An der Aussetzung der Wahl war auch das Public Ministry (MP) beteiligt. Das Gremium berichtete, dass die Änderung der Regeln mit den Stadträten vereinbart wurde, um neue Prozesse zu vermeiden. Im Gegenzug verpflichtete sich die Kammer, die vorherige Wahl abzusagen und innerhalb der festgelegten Frist eine neue Abstimmung einzuberufen.
Ratsmitglied Papy nahm an der Sitzung dieses Dienstags (10) nicht teil und behauptete, eine externe Tagesordnung zu haben. Am Telefon sagte er, er werde die Entscheidung des Gerichts respektieren.

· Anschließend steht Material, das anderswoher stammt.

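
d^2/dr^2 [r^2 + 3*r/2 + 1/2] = 2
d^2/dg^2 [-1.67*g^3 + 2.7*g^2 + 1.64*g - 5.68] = 5.4 - 10.02*g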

Stadträtin Luiza Ribeiro (PT) bewertete, dass die Änderung mehr Sicherheit in den Prozess bringe.
„Das ist gut, weil es sowohl für die Gesellschaft als auch für die Ratsmitglieder Stabilität schafft. Jetzt wissen wir genau, dass es in unseren Regeln diszipliniert ist, wann die Wahlen für den Vorstand stattfinden. Und jetzt, von Oktober bis Dezember, haben wir diesen Zeitraum, um den Vorstand zu koordinieren, zu organisieren, kurz gesagt, die Wahlen abzuhalten“, betonte Luiza.